Апр высказывает сомнение в ценности древних ораторов, называя их дикими, неотёсанными и невежественными (horridi et impoliti et rudes et informes — гл. 18), а речи их бесконечно унылыми и бесцветными (maesti et inculti — гл. 23); он упрекает аттицистов в худосочности и недостатке жизненности: Кальву недоставало, по его мнению, дарования и сил, речи Целия отдают стариной, Цезарь достиг в красноречии меньшего, чем требовал его гений, Азиний, подражавший Пакувию и Акцию, угловат и сух. «А между тем, как и человеческое тело, прекрасна только та речь, в которой не выпирают жилы и не пересчитываются все кости, в которой равномерно текущая и здоровая кровь заполняет собой члены и приливает к мышцам, и ее алый цвет прикрывает сухожилия, сообщая прелесть и им» (гл. 21)[147].
Итак, изменения в ораторском искусстве, наступившие после Цицерона, рассматриваются Тацитом, вместе с Апром, как разумные, целесообразные и прогрессивные, направленные к улучшению и совершенствованию ораторского искусства и отвечающие более прихотливым художественным вкусам современной публики.
Противоположного мнения держится Мессала, убежденный поклонник древности. Его устами под влиянием классицизма Тацит защищает ораторский идеал, выдвинутый Цицероном в трактате «Об ораторе», высоко ценит старое республиканское красноречие и порицает излишние красоты и показной блеск современных судебных деятелей. Цицерона он, безоговорочно, признает самым выдающимся среди римских ораторов, который «опередил в красноречии остальных ораторов своего времени, а Кальв, Азиний, Целий и Брут превосходят и предшественников, и тех, кто жил после них» (гл. 25). И хотя как стилисты они различны: «В Кальве больше сжатости, в Азинии остроумия, в Цезаре — четкости, в Целии — язвительности, в Бруте — основательности, в Цицероне — страстности, полноты и мощи», однако, подчеркивает Мессала, все они отличаются здравостью красноречия (sanitas eloquentiae) и различия их менее значительны, чем это основательное сходство.
Мессала высказывается против эксцессов нового ораторского стиля, безудержного украшательства, чрезмерной манерности; для него предпочтительнее «неистовость Гая Гракха или зрелое спокойствие Луция Красса, чем кудрявость Мецената и бубенчики Галлиона (calamistros… tinnitus); он убежден, что «лучше одеть речь в грубошерстную тогу, чем обрядить ее в кричащее тряпье уличной женщины» (гл. 26).
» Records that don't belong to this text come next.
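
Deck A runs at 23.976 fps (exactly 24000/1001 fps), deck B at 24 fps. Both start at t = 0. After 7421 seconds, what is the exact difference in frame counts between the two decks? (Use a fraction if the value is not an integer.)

A emits 24000/1001 × 7421 = 178104000/1001 frames; B emits 24 × 7421 = 178104.
Difference = 178104/1001 frames (≈ 177.9261); B is ahead of A.

178104/1001 frames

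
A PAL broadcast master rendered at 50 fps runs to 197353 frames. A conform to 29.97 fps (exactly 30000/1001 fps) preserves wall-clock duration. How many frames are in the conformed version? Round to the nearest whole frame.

Frames at target rate = 197353 × (30000/1001) / (50) = 9108600/77 ≈ 118293.506.
Nearest whole frame: 118294.

118294 frames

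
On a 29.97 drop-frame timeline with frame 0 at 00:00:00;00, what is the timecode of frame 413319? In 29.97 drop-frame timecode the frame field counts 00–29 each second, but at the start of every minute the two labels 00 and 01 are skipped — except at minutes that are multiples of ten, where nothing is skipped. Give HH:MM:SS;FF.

03:49:51;03

Each 10-minute DF block holds 10 × 60 × 30 − 9 × 2 = 17982 frames. 413319 ÷ 17982 → 22 full blocks, remainder 17715.
Within the partial block the first minute is 1800 frames and each further minute 1798, so 9 further minute boundaries passed. Total skipped labels = 18 × 22 + 2 × 9 = 414.
Non-drop label index = 413319 + 414 = 413733; at 30 labels/s that is 03:49:51:03, i.e. DF 03:49:51;03.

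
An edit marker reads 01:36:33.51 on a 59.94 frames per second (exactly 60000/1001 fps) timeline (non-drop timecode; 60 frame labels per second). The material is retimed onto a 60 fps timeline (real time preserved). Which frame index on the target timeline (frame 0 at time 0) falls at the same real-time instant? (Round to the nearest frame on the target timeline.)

Source frame index: (1×3600 + 36×60 + 33) × 60 + 51 = 347631.
Real time: 347631 / (60000/1001) = 115992877/20000 s.
Target frame: (115992877/20000) × (60) = 347978631/1000 ≈ 347978.631 → 347979.

frame 347979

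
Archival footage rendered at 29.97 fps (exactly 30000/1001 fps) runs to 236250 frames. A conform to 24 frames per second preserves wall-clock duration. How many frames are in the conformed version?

Target frames = source frames × (target rate / source rate) = 236250 × (24)/(30000/1001) = 236250 × 1001/1250 = 189189.

189189 frames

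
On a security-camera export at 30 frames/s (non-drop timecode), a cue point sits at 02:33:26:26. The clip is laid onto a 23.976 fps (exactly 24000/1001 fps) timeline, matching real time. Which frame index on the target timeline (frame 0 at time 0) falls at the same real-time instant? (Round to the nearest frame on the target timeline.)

Source frame index: (2×3600 + 33×60 + 26) × 30 + 26 = 276206.
Real time: 276206 / (30) = 138103/15 s.
Target frame: (138103/15) × (24000/1001) = 31566400/143 ≈ 220744.056 → 220744.

frame 220744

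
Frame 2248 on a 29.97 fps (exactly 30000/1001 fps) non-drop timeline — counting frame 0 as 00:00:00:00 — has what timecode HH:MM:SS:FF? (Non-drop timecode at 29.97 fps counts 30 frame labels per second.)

2248 ÷ 30 = 74 full seconds, remainder 28 frames.
74 s = 0 h 1 min 14 s.
Timecode: 00:01:14:28.

00:01:14:28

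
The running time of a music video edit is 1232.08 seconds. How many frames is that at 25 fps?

Frames = 1232.08 × 25 = 30802.

30802 frames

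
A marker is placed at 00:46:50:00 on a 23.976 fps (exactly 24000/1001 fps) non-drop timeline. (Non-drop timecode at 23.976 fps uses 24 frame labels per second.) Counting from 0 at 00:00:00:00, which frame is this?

Total seconds to the label: (0 × 3600 + 46 × 60 + 50) = 2810.
Frame index = 2810 × 24 + 0 = 67440.

67440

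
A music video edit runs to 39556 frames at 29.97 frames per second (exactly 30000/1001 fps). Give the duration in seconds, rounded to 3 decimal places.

1319.852 seconds

Running time = 39556 × 1001/30000 = 9898889/7500 s ≈ 1319.852 s.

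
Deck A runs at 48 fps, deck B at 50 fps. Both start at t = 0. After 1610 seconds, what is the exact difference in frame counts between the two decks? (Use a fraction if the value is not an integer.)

3220 frames

A emits 48 × 1610 = 77280 frames; B emits 50 × 1610 = 80500.
Difference = 3220 frames; B is ahead of A.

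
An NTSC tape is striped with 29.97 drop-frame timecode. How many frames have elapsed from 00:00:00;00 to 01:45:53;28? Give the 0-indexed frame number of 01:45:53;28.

Complete 10-minute blocks: 10, each 17982 frames → 179820.
Remaining 5 whole minutes in the current block: 1800 + 4 × 1798 = 8992 frames.
Within the current minute: 53 × 30 + 28 − 2 = 1616 (labels ;00/;01 skipped at this minute). Total = 179820 + 8992 + 1616 = 190428.

190428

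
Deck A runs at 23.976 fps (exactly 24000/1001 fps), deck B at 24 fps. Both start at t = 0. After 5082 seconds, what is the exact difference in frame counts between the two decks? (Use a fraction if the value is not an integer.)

A emits 24000/1001 × 5082 = 1584000/13 frames; B emits 24 × 5082 = 121968.
Difference = 1584/13 frames (≈ 121.8462); B is ahead of A.

1584/13 frames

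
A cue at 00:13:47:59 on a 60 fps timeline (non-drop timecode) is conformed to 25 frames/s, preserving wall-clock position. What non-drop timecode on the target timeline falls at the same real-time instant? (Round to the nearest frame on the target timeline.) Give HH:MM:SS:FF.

Source frame index: (0×3600 + 13×60 + 47) × 60 + 59 = 49679.
Real time: 49679 / (60) = 49679/60 s.
Target frame: (49679/60) × (25) = 248395/12 ≈ 20699.583 → 20700.
At 25 labels/s: frame 20700 → 00:13:48:00.

00:13:48:00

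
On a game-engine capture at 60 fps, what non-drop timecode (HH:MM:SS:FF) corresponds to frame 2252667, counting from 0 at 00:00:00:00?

2252667 ÷ 60 = 37544 full seconds, remainder 27 frames.
37544 s = 10 h 25 min 44 s.
Timecode: 10:25:44:27.

10:25:44:27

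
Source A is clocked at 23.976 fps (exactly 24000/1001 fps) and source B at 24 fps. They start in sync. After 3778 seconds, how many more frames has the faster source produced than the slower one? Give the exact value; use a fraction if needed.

90672/1001 frames

A emits 24000/1001 × 3778 = 90672000/1001 frames; B emits 24 × 3778 = 90672.
Difference = 90672/1001 frames (≈ 90.5814); B is ahead of A.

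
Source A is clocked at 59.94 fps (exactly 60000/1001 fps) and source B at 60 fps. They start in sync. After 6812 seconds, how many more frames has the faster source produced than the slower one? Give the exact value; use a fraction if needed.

31440/77 frames

A emits 60000/1001 × 6812 = 31440000/77 frames; B emits 60 × 6812 = 408720.
Difference = 31440/77 frames (≈ 408.3117); B is ahead of A.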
Ему претит вольность в использовании языковых средств современными ораторами, легковесность и скудость мыслей, произвол в построении речи: «Ведь недостойно оратора и, право же, отнюдь не мужское дело облачать речь в одеяние, которым очень многие судебные стряпчие нашего времени пользуются столь широко, что непристойностью слов, легковесностью мыслей и произволом в ее построении воспроизводят песенки лицедеев» (lascivia verborum et levitas sententiarum et licentia compositionis histrionales modos exprimant). Отсюда, заключает Мессала, проистекает утверждение, что будто бы «ораторы наши сладострастно говорят, а лицедеи красноречиво пляшут» (там же). Из ораторов нового стиля, которых он называет rhetores, он находит возможным именовать оратором только Кассия Севера, хотя в его речах больше желчи, чем крови.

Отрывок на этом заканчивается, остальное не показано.